Во-первых, я бы сказал, что критика – это наиболее редкий дар художника. Это не в обиду будет сказано ни поэтам, ни прозаикам, в иерархии литературной, конечно, критика немного сбоку, как бы уже после события. Вот событие прошло и дальше идет анализ события. Но анализ может быть значимее самого события, может становиться событием. Иных талантливых критиков девятнадцатого, начала двадцатого века читать интереснее, чем их героев. Талантливых прозаиков у нас очень много, талантливых поэтов гораздо меньше. Талантливых критиков практически всегда можно пересчитать по пальцам двух рук. Может, чуть побольше.

Я не отношу к критикам тех, кто просто регистрирует литературу, не отношу к критике нынешних коммивояжеров от книжного рынка, или коммерческих агентов от литературы. Критики – это творцы, обладающие чутьем к тексту, звуку, слову, образу и одновременно глобальным объемным видением всего текста, понимающие его большую или малую художественную ценность. Критики – это литературные пророки, занимающиеся предвидением литературного процесса. Если у тебя нет этого чутья к слову и к тексту, то какой бы ты умный не был, ты не критик. Хотя у нас есть немало так называемых критиков, которые, увы, не обладают чувством слова и художественным чутьем. Полная глухота, а шуму делают сколько?

С другой стороны, одного чутья тоже мало. Надо уметь видеть и роль литературы в мире, и значение писателя в обществе, и значение общества в мире литературы. Каким образом мне удавалось собрать свою вселенную литературы? Когда я был один из самых лютых, бесстрашных и жестоких критиков, в мой адрес шло больше восторгов и как ни парадоксально меньше ругани, по крайней мере, была ругань только со стороны тех, кого я, на мой взгляд, заслуженно жестко увечил, писал погромные статьи об оральном пафосе Евтушенко или беспочвенничестве Айтматова, о бездарности нашумевших «Детей Арбата» и ремесленничестве Гранина, и т. д., и все было ясно.

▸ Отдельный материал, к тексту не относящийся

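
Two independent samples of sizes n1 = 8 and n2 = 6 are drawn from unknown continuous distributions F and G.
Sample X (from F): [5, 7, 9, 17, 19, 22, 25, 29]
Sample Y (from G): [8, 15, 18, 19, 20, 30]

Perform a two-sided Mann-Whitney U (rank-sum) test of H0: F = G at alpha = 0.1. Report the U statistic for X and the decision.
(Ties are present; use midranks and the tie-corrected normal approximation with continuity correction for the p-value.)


Step 1: Combine and sort all 14 observations; assign midranks.
sorted (value, group): (5,X), (7,X), (8,Y), (9,X), (15,Y), (17,X), (18,Y), (19,X), (19,Y), (20,Y), (22,X), (25,X), (29,X), (30,Y)
ranks: 5->1, 7->2, 8->3, 9->4, 15->5, 17->6, 18->7, 19->8.5, 19->8.5, 20->10, 22->11, 25->12, 29->13, 30->14
Step 2: Rank sum for X: R1 = 1 + 2 + 4 + 6 + 8.5 + 11 + 12 + 13 = 57.5.
Step 3: U_X = R1 - n1(n1+1)/2 = 57.5 - 8*9/2 = 57.5 - 36 = 21.5.
       U_Y = n1*n2 - U_X = 48 - 21.5 = 26.5.
Step 4: Ties are present, so use the tie-corrected normal approximation (with continuity correction) for the p-value.
Step 5: p-value = 0.796034; compare to alpha = 0.1. fail to reject H0.

U_X = 21.5, p = 0.796034, fail to reject H0 at alpha = 0.1.


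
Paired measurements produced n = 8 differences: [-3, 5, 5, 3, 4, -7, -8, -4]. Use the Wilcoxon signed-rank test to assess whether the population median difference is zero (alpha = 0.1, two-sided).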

Когда, казалось бы, в силу своего возросшего христианства или же перенесенных болезней, я стал намного мягче, намного добрее, вроде бы снисходительнее к человеческим слабостям и мелочам, и старался понять, прежде всего, художественную роль того или иного писателя, значение художника любого направления, любого возраста и любого лагеря, старался осознать силу его таланта и то, что он дает миру и людям, вдруг оказалось, что меня стали бить в прессе гораздо больше и со всех сторон. И иногда я чувствовал себя тотально одиноким, когда вдруг из самых неожиданных, даже еще вчера казалось дружеских сторон, на тебя несется лавина ненависти, зависти, упреков, каких-то новых враждебных страстей только потому, что ты попробовал что-то примирить, что-то соединить, что-то разглядеть в незнакомом для тебя явлении.

Может, после моих инфарктов и реально пережитого чувства смерти, когда ты уже практически умирал и вновь возродился, чуть ли не после клинической смерти, конечно, в каком-то смысле я обновился и как человек, и как критик. И, может быть, именно поэтому мое видение стало несколько иным. Но с другой стороны, я подумал по поводу этих всех страстей, перечеркивающих мою тягу к объединению всего подлинно талантливого в мире литературы. А ведь если на то пошло, это и есть библейское: «возлюби врагов своих, но не люби врагов Божьих». То есть те, кто тебе лично пакостит, плевать на них, забыть и простить, а вот те, кто ненавидит твою родину, твой народ, твою веру, тех ты не прощай. И, конечно, когда я читаю, скажем, поэта из другого совершенно направления, стихи той же Ольги Седаковой, глубоко православные и посвященные тому же народу, которому служу и я. Так что, если я чувствую искренность и глубину этих чувств, я должен только потому, что Седакова числится в другом Союзе писателей или вообще не числится ни в одном, и печатается в других журналах, отрицать ее поэзию? Да нет, мне и важно то, что сейчас почти в любом журнале я нахожу важные для мира, для человека по силе духовности, по нескрываемой так называемой кондовости, то есть первичности духовных ценностей, которые непреходящие, которые никогда не отменятся, стихи и поэмы, романы и повести. Я нахожу эти рассказы, стихи, повести и в «Новом мире» и в «Нашем современнике», в «Знамени» и в «Звезде». Я люблю прозу Юрия Буйды и Петра Краснова, поэзию Коли Дмитриева и Лёни Губанова. И поэтому мне нет дела до того, как ругают и ненавидят друг друга те или иные художники. Я ценю и Юрия Бондарева и Сергея Михалкова и мне противна смута вокруг них. Мало ли, как и почему на дуэль Тургенев с Толстым выходили. И что, мы будем перечеркивать Тургенева или Толстого? Маяковский и Есенин посылали какие калёные стрелы друг в друга. Тот и другой великие русские поэты. Так и сегодня. Я думаю, что на книжных полках будущего всегда найдется место, скажем, книгам Александра Проханова и Юрия Мамлеева.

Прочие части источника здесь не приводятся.